BRASIL‘Estamos trabalhando’, diz ministro de Minas e Energia, questionado sobre diesel

Foto: Agência Brasil

Ministro de Minas e Energia, Bento Albuquerque

A reunião entre o ministro de Minas e Energia, Bento Albuquerque e agentes do setor nesta segunda-feira, 15, no Rio de Janeiro, tratou, entre outros assuntos, do esforço para criar um mercado de gás natural no País, informou o diretor do Centro de Economia Mundial da Fundação Getulio Vargas (FGV) e ex-presidente do Banco Central, Carlos Langoni, que também participou da reunião e foi o único a falar com a imprensa. Já o ministro, assim como fez na entrada, não quis fazer declarações. Ele saiu apressado do prédio da Eletrobras, no Centro do Rio, onde montou o seu gabinete, para embarcar para Brasília, onde, segundo ele, terá reuniões. Ao ser perguntado sobre a intervenção nos preços da Petrobras, que aumentou o preço do diesel e voltou atrás no mesmo dia após telefonema do presidente Jair Bolsonaro, o ministro se limitou a dizer “estamos trabalhando”, sem explicar ao que se referia.

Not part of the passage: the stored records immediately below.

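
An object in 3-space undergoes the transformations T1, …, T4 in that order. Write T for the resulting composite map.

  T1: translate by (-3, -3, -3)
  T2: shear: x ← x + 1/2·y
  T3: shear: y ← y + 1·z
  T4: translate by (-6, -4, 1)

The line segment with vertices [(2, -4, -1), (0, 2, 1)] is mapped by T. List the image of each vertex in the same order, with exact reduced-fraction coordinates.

T1 translate by (-3, -3, -3): (2, -4, -1) → (-1, -7, -4); (0, 2, 1) → (-3, -1, -2)
T2 shear: x ← x + 1/2·y: (-1, -7, -4) → (-9/2, -7, -4); (-3, -1, -2) → (-7/2, -1, -2)
T3 shear: y ← y + 1·z: (-9/2, -7, -4) → (-9/2, -11, -4); (-7/2, -1, -2) → (-7/2, -3, -2)
T4 translate by (-6, -4, 1): (-9/2, -11, -4) → (-21/2, -15, -3); (-7/2, -3, -2) → (-19/2, -7, -1)

image vertices: (-21/2, -15, -3), (-19/2, -7, -1)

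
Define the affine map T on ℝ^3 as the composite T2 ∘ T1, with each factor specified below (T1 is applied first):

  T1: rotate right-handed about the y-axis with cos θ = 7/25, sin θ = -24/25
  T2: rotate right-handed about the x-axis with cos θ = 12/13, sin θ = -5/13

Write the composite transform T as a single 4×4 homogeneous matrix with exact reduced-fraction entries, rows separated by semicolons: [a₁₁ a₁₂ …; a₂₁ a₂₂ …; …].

T1 = [7/25 0 -24/25 0; 0 1 0 0; 24/25 0 7/25 0; 0 0 0 1]
T2·T1 = [7/25 0 -24/25 0; 24/65 12/13 7/65 0; 288/325 -5/13 84/325 0; 0 0 0 1]

T = [7/25 0 -24/25 0; 24/65 12/13 7/65 0; 288/325 -5/13 84/325 0; 0 0 0 1]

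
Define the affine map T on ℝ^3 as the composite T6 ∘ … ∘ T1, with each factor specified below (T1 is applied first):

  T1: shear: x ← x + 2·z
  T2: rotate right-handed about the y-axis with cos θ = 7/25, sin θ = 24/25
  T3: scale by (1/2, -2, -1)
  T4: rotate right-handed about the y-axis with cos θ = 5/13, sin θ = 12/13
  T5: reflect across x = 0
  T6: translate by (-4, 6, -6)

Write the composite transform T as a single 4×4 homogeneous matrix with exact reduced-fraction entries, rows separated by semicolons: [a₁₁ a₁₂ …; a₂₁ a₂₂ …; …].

T1 = [1 0 2 0; 0 1 0 0; 0 0 1 0; 0 0 0 1]
T2·T1 = [7/25 0 38/25 0; 0 1 0 0; -24/25 0 -41/25 0; 0 0 0 1]
T3·…·T1 = [7/50 0 19/25 0; 0 -2 0 0; 24/25 0 41/25 0; 0 0 0 1]
T4·…·T1 = [47/50 0 587/325 0; 0 -2 0 0; 6/25 0 -23/325 0; 0 0 0 1]
T5·…·T1 = [-47/50 0 -587/325 0; 0 -2 0 0; 6/25 0 -23/325 0; 0 0 0 1]
T6·…·T1 = [-47/50 0 -587/325 -4; 0 -2 0 6; 6/25 0 -23/325 -6; 0 0 0 1]

T = [-47/50 0 -587/325 -4; 0 -2 0 6; 6/25 0 -23/325 -6; 0 0 0 1]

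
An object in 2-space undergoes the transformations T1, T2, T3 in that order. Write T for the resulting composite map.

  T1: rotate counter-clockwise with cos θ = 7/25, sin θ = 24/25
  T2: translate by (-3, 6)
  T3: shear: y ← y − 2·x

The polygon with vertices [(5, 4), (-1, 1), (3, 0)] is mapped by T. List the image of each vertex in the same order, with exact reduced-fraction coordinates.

image vertices: (-136/25, 114/5), (-106/25, 69/5), (-54/25, 66/5)

T1 rotate counter-clockwise with cos θ = 7/25, sin θ = 24/25: (5, 4) → (-61/25, 148/25); (-1, 1) → (-31/25, -17/25); (3, 0) → (21/25, 72/25)
T2 translate by (-3, 6): (-61/25, 148/25) → (-136/25, 298/25); (-31/25, -17/25) → (-106/25, 133/25); (21/25, 72/25) → (-54/25, 222/25)
T3 shear: y ← y − 2·x: (-136/25, 298/25) → (-136/25, 114/5); (-106/25, 133/25) → (-106/25, 69/5); (-54/25, 222/25) → (-54/25, 66/5)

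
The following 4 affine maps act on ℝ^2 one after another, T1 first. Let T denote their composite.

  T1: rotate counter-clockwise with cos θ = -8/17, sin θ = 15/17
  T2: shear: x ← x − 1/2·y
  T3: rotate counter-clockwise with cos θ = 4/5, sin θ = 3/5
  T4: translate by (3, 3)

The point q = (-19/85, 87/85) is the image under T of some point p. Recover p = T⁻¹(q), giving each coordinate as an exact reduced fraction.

p = (2, 3)

T1 = [-8/17 -15/17 0; 15/17 -8/17 0; 0 0 1]
T2·T1 = [-31/34 -11/17 0; 15/17 -8/17 0; 0 0 1]
T3·…·T1 = [-107/85 -4/17 0; 27/170 -13/17 0; 0 0 1]
T4·…·T1 = [-107/85 -4/17 3; 27/170 -13/17 3; 0 0 1]
det M = 1; M⁻¹ = [-13/17 4/17 27/17; -27/170 -107/85 723/170; 0 0 1]
M⁻¹ · (-19/85, 87/85)ᵀ = (2, 3)ᵀ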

Segundo Langoni, o ministro estava tranquilo durante a reunião e o assunto da intervenção no preço do óleo diesel não entrou em pauta. Também estiveram reunidos o secretário de Petróleo e Gás Natural do Ministério de Minas e Energia (MME), Márcio Félix, e o diretor-geral da Agência Nacional do Petróleo, Gás Natural e Biocombustíveis (ANP), Décio Oddone, um dos maiores defensores da liberdade de mercado, mas que também evitaram falar com a imprensa sobre a mudança de rumo na estatal. “Apenas discutimos a proposta do Ministério de Minas e Energia, que é o novo mercado de gás, ideias genéricas para viabilizar esse mercado. Estamos falando aqui de criar condições para essa grande quantidade de gás natural que está aí”, disse Langoni ao sair da reunião, referindo-se do aumento da produção de gás natural associado aos grandes volumes de petróleo que estão sendo produzidos no pré-sal do Brasil.